Pour son premier long-métrage, le réalisateur italien Giovanni Aloi a choisi de s'intéresser aux militaires de l’opération Sentinelle à Paris. Il explique pourquoi : "J’étais à Paris au moment des attentats en 2015. En deux jours, la ville a complètement changé. Je n’avais jamais perçu un tel silence dans la capitale, une telle terreur. Suite à la déclaration de l’état d’urgence, la présence des militaires en patrouille dans les rues, fusils mitrailleurs à la main, est devenue chose commune. Je les ai beaucoup observés à ne rien faire pendant des heures. Et cette inactivité m’a surpris. Avec ces militaires, j’étais face à un paradoxe : celles et ceux qui deviennent soldats ont choisi ce métier pour se rendre utiles à la société ; or, en tant que sentinelles, ils se retrouvent désœuvrés."
Après des études d’Histoire de l’art à Bologne et d’Arts plastiques à Paris VIII, Giovanni Aloi réalise plusieurs courts métrages dont A Passo d’uomo et E.T.E.R.N.I.T, sélectionné au Festival de Venise en 2015.
Le titre du film fait référence à Charlie Hebdo. Après l'attaque, Manuel Valls avait décrété que la France était entrée en guerre contre le terrorisme. Giovanni Aloi précise : "En tant que spectateurs, nous baignons tous les jours dans les images médiatiques de conflits armés. Mais c’est très difficile de se représenter ce que veut dire une guerre contre une menace invisible. Emmanuel Macron vient encore de déclarer que "nous étions en guerre" à propos de l’épidémie, de même Giuseppe Conte qui parle d’un "ennemi invisible". Il est devenu commun que les gouvernements entretiennent leur pouvoir par la peur et justifient ainsi la présence de l’armée dans les rues."
Anthony Bajon, nommé au César du meilleur espoir pour La Prière (2018) et Au nom de la terre (2019), joue le personnage principal.
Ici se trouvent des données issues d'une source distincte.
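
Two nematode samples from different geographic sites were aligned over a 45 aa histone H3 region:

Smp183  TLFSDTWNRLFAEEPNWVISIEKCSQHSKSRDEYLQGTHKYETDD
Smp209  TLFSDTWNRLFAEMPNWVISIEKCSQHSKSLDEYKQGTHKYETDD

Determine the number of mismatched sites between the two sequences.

The sequences differ at positions 14 (E/M), 31 (R/L), 35 (L/K).
That gives 3 mismatches out of 45 aligned sites, so the Hamming distance is 3.

3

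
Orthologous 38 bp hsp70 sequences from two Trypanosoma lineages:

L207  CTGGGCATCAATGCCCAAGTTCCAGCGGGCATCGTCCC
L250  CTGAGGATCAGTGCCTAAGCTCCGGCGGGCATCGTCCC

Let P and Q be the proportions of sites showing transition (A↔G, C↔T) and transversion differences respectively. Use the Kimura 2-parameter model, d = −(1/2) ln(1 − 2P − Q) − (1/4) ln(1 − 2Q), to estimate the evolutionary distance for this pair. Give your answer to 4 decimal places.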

Giovanni Aloi raconte : "Il y a, dans son éducation, une défaillance familiale, un vide qu’il cherche à combler. Il est en quête de sens, il a besoin d’ordre, et cet ordre il va le chercher dans l’armée. Dans les rues de Paris, il découvre un univers hostile : il est confronté à une sociologie qui lui est étrangère et qui le regarde avec méfiance et mépris... Les soldats sont principalement issus des classes populaires, ils viennent des banlieues ou des campagnes, et beaucoup sont enfants d’immigrés. Arrivés à Paris, ils se retrouvent au cœur de la cassure de la société. C’est cette cassure qui est au centre de La Troisième guerre."
Giovanni Aloi et le scénariste Dominique Baumard ont rencontré plusieurs anciens militaires issus d’opérations Sentinelle en amont du tournage : "Nous nous sommes familiarisés avec leur langage, mais également avec la façon dont ils regardent la ville, à la recherche d’éventuels suspects. L’inactivité et le sentiment d’inutilité provoquent de nombreuses dépressions et beaucoup quittent l’armée. Sur le plateau, nous avions un conseiller militaire qui donnait aux acteurs des consignes précises quant aux gestes, aux mouvements, au maniement des armes, à la façon de regarder", se rappelle le metteur en scène.
Mis à part La Troisième guerre, Leïla Bekhti et Karim Leklou étaient au casting d'Un prophète (2009) et La Source des femmes (2011).
La Troisième guerre emprunte au film de guerre, mais également au thriller politique paranoïaque. Ainsi, Taxi Driver et Dillinger est mort font office de références pour Giovanni Aloi. Mais pas uniquement, comme l'explique le cinéaste : "L’observation de la ville à travers les yeux d’un personnage qui part à la dérive correspondait bien à une atmosphère post-attentat. Nous avons aussi revu Serpico... Mais je crois que l’inspiration principale est Le Désert des Tartares de Dino Buzzati : le soldat dans l’attente qui sombre dans la folie, les états d’âme liés à l’attente, l’importance de la fatigue au même titre que l’action."
A travers le filtre du personnage de Corvard, Giovanni Aloi a cherché à filmer Paris de telle sorte à ce que la ville apparaisse de manière menaçante. "Epouser sa méfiance grandissante, c’était l’occasion de filmer Paris de manière inédite. A travers le regard de Corvard, l’idée était d’amener le spectateur à modifier sa perception des lieux familiers tels qu’il les connait, que ce soit dans son quotidien ou dans son imaginaire. L’objectif est qu’au cours du film, vous vous surprenez à vous demander “y a-t-il un réel danger à Paris aujourd’hui ?” La Troisième guerre est un film sur la vision, sur l’observation. Au plus près de ces soldats, chaque coin de rue abrite un terroriste en puissance, chaque voiture est potentiellement piégée, chaque fenêtre cache un tireur isolé", raconte le metteur en scène.